I have a txt. file that looks as follows:
Name 1
@Name( ) Value WATER WHP
Date Unit Unit Unit
-------------- ---------- ---------- ---------- ----------
Name 1 20081220 2900.00 0.00 3300.00
Name 1 20081221 0.00 0.00 3390.00
Name 1 20081222 2500.00 0.00 2802.00
Name 1 20081223 0.00 0.00 3022.00
Name 1 20081224 0.00 0.00 3022.00
I used the following code to import into python:
df = pd.read_csv(r'test_prd.txt', skiprows=6, engine="python", header=None)
df.columns = ['Test']
df.drop(df.tail(1).index, inplace = True) # because of file format
df = df.Test.str.split(expand=True)
df.rename(columns ={0:'Name', 1:'Number', 2:'Date', 3:'Value', 4:'Water', 5:'WHP'}
,inplace=True)
df['Date'] = pd.to_datetime(df['Date']).dt.floor('D').dt.strftime('%Y-%m-%d')
df['Note'] = (df['Value']).apply(lambda x: 'yes' if x==0 else '')
del df['Water']
del df['WHP']
df['Name'] = df['Name'].astype(str) + ' ' + df['Number'].astype(str)
del df['Number']
After using this code the data frame looks like:
Name Date Value Note
0 Name 1 2008-12-20 2900.00
1 Name 1 2008-12-21 0.00 Yes
2 Name 1 2008-12-22 2500.00
3 Name 1 2008-12-23 0.00 Yes
4 Name 1 2008-12-24 0.00 Yes
... ... ... ... ...
78 Name 2009-03-15 0.00 Yes
79 Name 2009-03-16 3000.00
80 Name 2009-03-17 0.00 Yes
... ... ... ... ...
I want to print the periods of time (start date - end date) for which the 'Value' column equals zero, i.e, when 'Note'=Yes. Any other row were the value is non-zero can be removed from the data frame. If there is a standalone value of zero (preceded and followed by a non-zero value), the start and end date would be the same.
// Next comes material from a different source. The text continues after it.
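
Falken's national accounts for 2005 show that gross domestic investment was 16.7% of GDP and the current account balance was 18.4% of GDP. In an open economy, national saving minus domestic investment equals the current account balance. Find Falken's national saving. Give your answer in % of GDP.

35.1

S = I + CA = 16.7 + 18.4 = 35.1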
The expected output should look like this:
Name Start Date End Date Value Note
1 Name 2008-12-21 2008-12-21 0.00 Yes
2 Name 2008-12-23 2009-03-15 0.00 Yes
3 Name 2009-03-17 *** 0.00 Yes
... ... ... ... ...
I was trying to use a conditional if statement or df.loc but I don't know my way around Python enough to put it together. Any advice would be appreciated.